AlphaEarth Foundations is an AI model developed by Google DeepMind that provides pre-computed embeddings. These numerical "fingerprints" aim to capture the visual characteristics of locations. These embeddings distil complex environmental information into 64 numerical values for every 10×10 meter pixel across Earth's terrestrial and coastal zones.

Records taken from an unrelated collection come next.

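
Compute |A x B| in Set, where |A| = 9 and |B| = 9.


In Set, the product A x B is the Cartesian product.
By the universal property, |A x B| = |A| * |B|.
|A x B| = 9 * 9 = 81

81


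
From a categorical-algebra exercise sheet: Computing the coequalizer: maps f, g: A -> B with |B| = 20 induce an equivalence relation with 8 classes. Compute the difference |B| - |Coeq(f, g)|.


The coequalizer Coeq(f, g) = B / ~ has one element per equivalence class.
|B| = 20, |Coeq(f, g)| = 8.
|B| - |Coeq(f, g)| = 20 - 8 = 12.

12


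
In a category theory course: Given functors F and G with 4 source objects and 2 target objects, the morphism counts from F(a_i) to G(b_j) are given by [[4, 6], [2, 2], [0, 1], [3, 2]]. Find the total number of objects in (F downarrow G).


Objects of (F downarrow G) are triples (a, b, h: F(a)->G(b)).
The count equals the sum of all entries in the hom-matrix.
sum(row 0) = 10
sum(row 1) = 4
sum(row 2) = 1
sum(row 3) = 5
Grand total = 20

20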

Brown, C. F., Kazmierski, M. R., Pasquarella, V. J., Rucklidge, W. J., Samsikova, M., Zhang, C., Shelhamer, E., Lahera, E., Wiles, O., Ilyushchenko, S., Gorelick, N., Zhang, L. L., Alj, S., Schechter, E., Askay, S., Guinan, O., Moore, R., Boukouvalas, A., & Kohli, P. (2025). AlphaEarth Foundations: An embedding field model for accurate and efficient global mapping from sparse label data. https://arxiv.org/abs/2507.22291
By completing this tutorial, you will be able to:
- Access and authenticate Google Earth Engine API from Python
- Extract pixel-level embeddings for large geographic regions
- Process embeddings for specific building locations
- Apply k-means clustering to identify building typologies
- Use clustergram analysis to determine optimal cluster frequency
- Validate clustering results using external datasets
- Visualise high-dimensional embeddings using UMAP
- Calculate cosine similarity between buildings
- Integrate satellite embeddings with Energy Performance Certificate data
- Build Random Forest models to predict building characteristics
- Evaluate model performance using confusion matrices
- Understand the limitations of embedding-based prediction
pip install earthengine-api pyarrow scikit-learn pandas geopandas clustergram keplergl umap-learn seaborn matplotlib numpy requests pillow duckdb plotlyYou will need a Google Account to access the AlphaEarth data through Google Earth Engine.
All data for this tutorial is available from the Geographic Data Service and should be placed in a data folder in your working directory.
The analysis identified five distinct building types:
- Cluster A: Mixed residential from 1950s-1960s
- Cluster B: Detached and semi-detached properties
- Cluster C: Victorian/Edwardian terraces (pre-1930)
- Cluster D: High-density residential (terraced housing)
- Cluster E: Large specialised buildings (industrial/commercial)
The Random Forest model achieved 49% accuracy in predicting building age across 9 time periods, with notable patterns:
- Best performance on 1900-1929 buildings (70% recall)
- Systematic confusion between adjacent time periods
- Challenges distinguishing mid-to-late 20th century buildings
- Setup and Authentication - Configure Google Earth Engine access
- Pixel Level Analysis - Extract and explore embedding structure
- Building Cluster Analysis - Apply k-means clustering to buildings
- UMAP Visualisation - Reduce dimensionality for visual exploration
- Characteristic Matching - Link clusters to building attributes
- Predictive Modeling - Build and evaluate a Random Forest classifier
Alex Singleton
Geographic Data Science
This tutorial is provided for educational purposes. Please ensure you comply with Google Earth Engine's terms of service when using the AlphaEarth data.
This work uses Google's AlphaEarth Foundations model and data from the Geographic Data Service. Building characteristics are derived from UK Energy Performance Certificate records.